The law just passed is aimed squarely at Blagojevich, a prodigious fundraiser who managed to scare up more than a quarter of a million dollars from contractors while the ethics bill was sitting on his desk. It’s no wonder there was so much smirking going on when he announced that the bill needed “improving” and that he was just the guy to do it.

But he’s right about one thing: The job isn’t anywhere near finished.

The new ethics law won’t stop contractors from giving money to state lawmakers, though legislative leaders have lots of influence over who gets state business. And though it takes a good first stab at pay-to-play politics, it doesn’t address other ethical pitfalls, such as disclosure of lobbying activities or enforcement of campaign finance disclosure laws.

Blagojevich actually addressed some of those issues when he tried to rewrite the legislation. But he also loaded the bill with booby traps and poorly crafted wording. Lawmakers ignored Blagojevich and passed the original bill without his changes.

Suddenly, it seems, ethics legislation has momentum. The Senate resurrected the governor’s amendments in a separate bill and voted 50-1 (with five voting “present”) to send that bill to the House.
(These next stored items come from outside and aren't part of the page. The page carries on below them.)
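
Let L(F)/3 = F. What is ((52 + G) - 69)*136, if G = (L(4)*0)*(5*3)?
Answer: -2312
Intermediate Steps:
L(F) = 3*F
G = 0 (G = ((3*4)*0)*(5*3) = (12*0)*15 = 0*15 = 0)
((52 + G) - 69)*136 = ((52 + 0) - 69)*136 = (52 - 69)*136 = -17*136 = -2312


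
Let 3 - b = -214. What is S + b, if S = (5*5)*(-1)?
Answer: 192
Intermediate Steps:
S = -25 (S = 25*(-1) = -25)
b = 217 (b = 3 - 1*(-214) = 3 + 214 = 217)
S + b = -25 + 217 = 192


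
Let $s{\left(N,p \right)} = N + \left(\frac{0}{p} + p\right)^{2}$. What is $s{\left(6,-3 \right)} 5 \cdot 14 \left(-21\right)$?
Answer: $-22050$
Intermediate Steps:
$s{\left(N,p \right)} = N + p^{2}$ ($s{\left(N,p \right)} = N + \left(0 + p\right)^{2} = N + p^{2}$)
$s{\left(6,-3 \right)} 5 \cdot 14 \left(-21\right) = \left(6 + \left(-3\right)^{2}\right) 5 \cdot 14 \left(-21\right) = \left(6 + 9\right) 70 \left(-21\right) = 15 \cdot 70 \left(-21\right) = 1050 \left(-21\right) = -22050$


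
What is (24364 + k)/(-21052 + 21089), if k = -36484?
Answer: -12120/37 ≈ -327.57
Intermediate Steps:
(24364 + k)/(-21052 + 21089) = (24364 - 36484)/(-21052 + 21089) = -12120/37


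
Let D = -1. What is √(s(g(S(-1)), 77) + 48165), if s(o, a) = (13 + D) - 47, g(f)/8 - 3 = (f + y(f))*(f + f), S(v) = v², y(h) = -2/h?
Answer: √48130 ≈ 219.39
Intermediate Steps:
g(f) = 24 + 16*f*(f - 2/f) (g(f) = 24 + 8*((f - 2/f)*(f + f)) = 24 + 8*((f - 2/f)*(2*f)) = 24 + 8*(2*f*(f - 2/f)) = 24 + 16*f*(f - 2/f))
s(o, a) = -35 (s(o, a) = (13 - 1) - 47 = 12 - 47 = -35)
√(s(g(S(-1)), 77) + 48165) = √(-35 + 48165) = √48130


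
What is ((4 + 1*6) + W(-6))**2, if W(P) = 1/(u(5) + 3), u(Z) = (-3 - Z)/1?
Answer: 2401/25 ≈ 96.040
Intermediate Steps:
u(Z) = -3 - Z (u(Z) = (-3 - Z)*1 = -3 - Z)
W(P) = -1/5 (W(P) = 1/((-3 - 1*5) + 3) = 1/((-3 - 5) + 3) = 1/(-8 + 3) = 1/(-5) = -1/5)
((4 + 1*6) + W(-6))**2 = ((4 + 1*6) - 1/5)**2 = ((4 + 6) - 1/5)**2 = (10 - 1/5)**2 = (49/5)**2 = 2401/25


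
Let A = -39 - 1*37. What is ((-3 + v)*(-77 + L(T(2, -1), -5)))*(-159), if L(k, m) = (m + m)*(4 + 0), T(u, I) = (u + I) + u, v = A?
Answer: -1469637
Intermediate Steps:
A = -76 (A = -39 - 37 = -76)
v = -76
T(u, I) = I + 2*u (T(u, I) = (I + u) + u = I + 2*u)
L(k, m) = 8*m (L(k, m) = (2*m)*4 = 8*m)
((-3 + v)*(-77 + L(T(2, -1), -5)))*(-159) = ((-3 - 76)*(-77 + 8*(-5)))*(-159) = -79*(-77 - 40)*(-159) = -79*(-117)*(-159) = 9243*(-159) = -1469637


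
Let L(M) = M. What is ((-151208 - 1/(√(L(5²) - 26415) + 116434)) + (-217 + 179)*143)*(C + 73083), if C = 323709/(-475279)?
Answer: 34734491448*(-156642*√26390 + 18238454629*I)/(475279*(√26390 - 116434*I)) ≈ -1.1448e+10 - 0.0039063*I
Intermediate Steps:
C = -323709/475279 (C = 323709*(-1/475279) = -323709/475279 ≈ -0.68109)
((-151208 - 1/(√(L(5²) - 26415) + 116434)) + (-217 + 179)*143)*(C + 73083) = ((-151208 - 1/(√(5² - 26415) + 116434)) + (-217 + 179)*143)*(-323709/475279 + 73083) = ((-151208 - 1/(√(25 - 26415) + 116434)) - 38*143)*(34734491448/475279) = ((-151208 - 1/(√(-26390) + 116434)) - 5434)*(34734491448/475279) = ((-151208 - 1/(I*√26390 + 116434)) - 5434)*(34734491448/475279) = ((-151208 - 1/(116434 + I*√26390)) - 5434)*(34734491448/475279) = (-156642 - 1/(116434 + I*√26390))*(34734491448/475279) = -5440880209397616/475279 - 34734491448/(475279*(116434 + I*√26390))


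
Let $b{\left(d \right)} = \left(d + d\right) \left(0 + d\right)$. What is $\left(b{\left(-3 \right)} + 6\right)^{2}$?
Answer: $576$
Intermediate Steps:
$b{\left(d \right)} = 2 d^{2}$ ($b{\left(d \right)} = 2 d d = 2 d^{2}$)
$\left(b{\left(-3 \right)} + 6\right)^{2} = \left(2 \left(-3\right)^{2} + 6\right)^{2} = \left(2 \cdot 9 + 6\right)^{2} = \left(18 + 6\right)^{2} = 24^{2} = 576$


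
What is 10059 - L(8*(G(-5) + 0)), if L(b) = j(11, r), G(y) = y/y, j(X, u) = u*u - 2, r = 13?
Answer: 9892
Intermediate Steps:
j(X, u) = -2 + u² (j(X, u) = u² - 2 = -2 + u²)
G(y) = 1
L(b) = 167 (L(b) = -2 + 13² = -2 + 169 = 167)
10059 - L(8*(G(-5) + 0)) = 10059 - 1*167 = 10059 - 167 = 9892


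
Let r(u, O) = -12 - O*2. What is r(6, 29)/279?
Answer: -70/279 ≈ -0.25090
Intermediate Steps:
r(u, O) = -12 - 2*O
r(6, 29)/279 = (-12 - 2*29)/279 = (-12 - 58)*(1/279) = -70*1/279 = -70/279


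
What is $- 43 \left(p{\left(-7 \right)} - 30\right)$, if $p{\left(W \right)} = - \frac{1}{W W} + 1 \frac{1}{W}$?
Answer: $\frac{63554}{49} \approx 1297.0$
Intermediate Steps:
$p{\left(W \right)} = \frac{1}{W} - \frac{1}{W^{2}}$ ($p{\left(W \right)} = - \frac{1}{W^{2}} + \frac{1}{W} = \frac{1}{W} - \frac{1}{W^{2}}$)
$- 43 \left(p{\left(-7 \right)} - 30\right) = - 43 \left(\frac{-1 - 7}{49} - 30\right) = - 43 \left(\frac{1}{49} \left(-8\right) - 30\right) = - 43 \left(- \frac{8}{49} - 30\right) = \left(-43\right) \left(- \frac{1478}{49}\right) = \frac{63554}{49}$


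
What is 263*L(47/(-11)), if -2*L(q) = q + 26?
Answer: -62857/22 ≈ -2857.1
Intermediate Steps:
L(q) = -13 - q/2 (L(q) = -(q + 26)/2 = -(26 + q)/2 = -13 - q/2)
263*L(47/(-11)) = 263*(-13 - 47/(2*(-11))) = 263*(-13 - 47*(-1)/(2*11)) = 263*(-13 - ½*(-47/11)) = 263*(-13 + 47/22) = 263*(-239/22) = -62857/22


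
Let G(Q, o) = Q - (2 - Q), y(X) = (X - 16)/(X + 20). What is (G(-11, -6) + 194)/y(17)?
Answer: 6290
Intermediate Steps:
y(X) = (-16 + X)/(20 + X)
G(Q, o) = -2 + 2*Q (G(Q, o) = Q + (-2 + Q) = -2 + 2*Q)
(G(-11, -6) + 194)/y(17) = ((-2 + 2*(-11)) + 194)/(((-16 + 17)/(20 + 17))) = ((-2 - 22) + 194)/((1/37)) = (-24 + 194)/(((1/37)*1)) = 170/(1/37) = 170*37 = 6290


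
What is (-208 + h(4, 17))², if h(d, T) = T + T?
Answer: 30276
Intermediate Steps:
h(d, T) = 2*T
(-208 + h(4, 17))² = (-208 + 2*17)² = (-208 + 34)² = (-174)² = 30276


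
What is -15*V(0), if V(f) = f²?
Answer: 0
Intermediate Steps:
-15*V(0) = -15*0² = -15*0 = 0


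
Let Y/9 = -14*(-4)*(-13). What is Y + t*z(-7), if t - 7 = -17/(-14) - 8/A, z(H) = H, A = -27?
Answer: -357025/54 ≈ -6611.6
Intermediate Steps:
Y = -6552 (Y = 9*(-14*(-4)*(-13)) = 9*(56*(-13)) = 9*(-728) = -6552)
t = 3217/378 (t = 7 + (-17/(-14) - 8/(-27)) = 7 + (-17*(-1/14) - 8*(-1/27)) = 7 + (17/14 + 8/27) = 7 + 571/378 = 3217/378 ≈ 8.5106)
Y + t*z(-7) = -6552 + (3217/378)*(-7) = -6552 - 3217/54 = -357025/54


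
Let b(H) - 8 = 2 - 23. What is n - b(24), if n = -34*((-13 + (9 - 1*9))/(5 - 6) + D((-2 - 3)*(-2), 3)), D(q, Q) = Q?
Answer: -531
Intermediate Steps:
b(H) = -13 (b(H) = 8 + (2 - 23) = 8 - 21 = -13)
n = -544 (n = -34*((-13 + (9 - 1*9))/(5 - 6) + 3) = -34*((-13 + (9 - 9))/(-1) + 3) = -34*((-13 + 0)*(-1) + 3) = -34*(-13*(-1) + 3) = -34*(13 + 3) = -34*16 = -544)
n - b(24) = -544 - 1*(-13) = -544 + 13 = -531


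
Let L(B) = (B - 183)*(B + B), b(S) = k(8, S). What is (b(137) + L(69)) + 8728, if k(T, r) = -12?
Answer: -7016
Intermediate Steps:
b(S) = -12
L(B) = 2*B*(-183 + B) (L(B) = (-183 + B)*(2*B) = 2*B*(-183 + B))
(b(137) + L(69)) + 8728 = (-12 + 2*69*(-183 + 69)) + 8728 = (-12 + 2*69*(-114)) + 8728 = (-12 - 15732) + 8728 = -15744 + 8728 = -7016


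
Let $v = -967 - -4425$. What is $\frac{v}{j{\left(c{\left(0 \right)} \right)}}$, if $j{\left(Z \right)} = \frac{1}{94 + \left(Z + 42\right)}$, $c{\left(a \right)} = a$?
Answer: $470288$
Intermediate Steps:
$v = 3458$ ($v = -967 + 4425 = 3458$)
$j{\left(Z \right)} = \frac{1}{136 + Z}$ ($j{\left(Z \right)} = \frac{1}{94 + \left(42 + Z\right)} = \frac{1}{136 + Z}$)
$\frac{v}{j{\left(c{\left(0 \right)} \right)}} = \frac{3458}{\frac{1}{136 + 0}} = \frac{3458}{\frac{1}{136}} = 3458 \frac{1}{\frac{1}{136}} = 3458 \cdot 136 = 470288$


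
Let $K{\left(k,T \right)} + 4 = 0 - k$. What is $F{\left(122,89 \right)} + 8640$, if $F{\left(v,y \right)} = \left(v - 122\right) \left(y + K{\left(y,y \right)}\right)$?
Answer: $8640$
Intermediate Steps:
$K{\left(k,T \right)} = -4 - k$ ($K{\left(k,T \right)} = -4 + \left(0 - k\right) = -4 - k$)
$F{\left(v,y \right)} = 488 - 4 v$ ($F{\left(v,y \right)} = \left(v - 122\right) \left(y - \left(4 + y\right)\right) = \left(-122 + v\right) \left(-4\right) = 488 - 4 v$)
$F{\left(122,89 \right)} + 8640 = \left(488 - 488\right) + 8640 = 0 + 8640 = 8640$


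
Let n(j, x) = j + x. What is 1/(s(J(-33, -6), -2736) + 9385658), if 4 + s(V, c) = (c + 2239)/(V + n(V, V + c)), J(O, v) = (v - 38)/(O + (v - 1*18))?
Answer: 7420/69641554029 ≈ 1.0655e-7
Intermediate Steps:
J(O, v) = (-38 + v)/(-18 + O + v) (J(O, v) = (-38 + v)/(O + (v - 18)) = (-38 + v)/(O + (-18 + v)) = (-38 + v)/(-18 + O + v))
s(V, c) = -4 + (2239 + c)/(c + 3*V) (s(V, c) = -4 + (c + 2239)/(V + (V + (V + c))) = -4 + (2239 + c)/(V + (c + 2*V)) = -4 + (2239 + c)/(c + 3*V))
1/(s(J(-33, -6), -2736) + 9385658) = 1/((2239 - 12*(-38 - 6)/(-18 - 33 - 6) - 3*(-2736))/(-2736 + 3*((-38 - 6)/(-18 - 33 - 6))) + 9385658) = 1/((2239 - 12*(-44)/(-57) + 8208)/(-2736 + 3*(-44/(-57))) + 9385658) = 1/((2239 - (-4)*(-44)/19 + 8208)/(-2736 + 3*(-1/57*(-44))) + 9385658) = 1/((2239 - 12*44/57 + 8208)/(-2736 + 3*(44/57)) + 9385658) = 1/((2239 - 176/19 + 8208)/(-2736 + 44/19) + 9385658) = 1/((198317/19)/(-51940/19) + 9385658) = 1/(-19/51940*198317/19 + 9385658) = 1/(-28331/7420 + 9385658) = 1/(69641554029/7420) = 7420/69641554029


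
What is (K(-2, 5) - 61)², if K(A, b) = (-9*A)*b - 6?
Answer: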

So the Senate is the conscience of Illinois? Not really. Canary testified against the bill, saying it was poorly drafted and constitutionally flawed. Senate leadership wanted to help a spurned governor save face.

There’s no harm in letting that flawed bill die. House Speaker Michael Madigan isn’t likely to call it for a vote. We’re fine with that.

But Madigan is wrong if he thinks the job is done. It has just begun.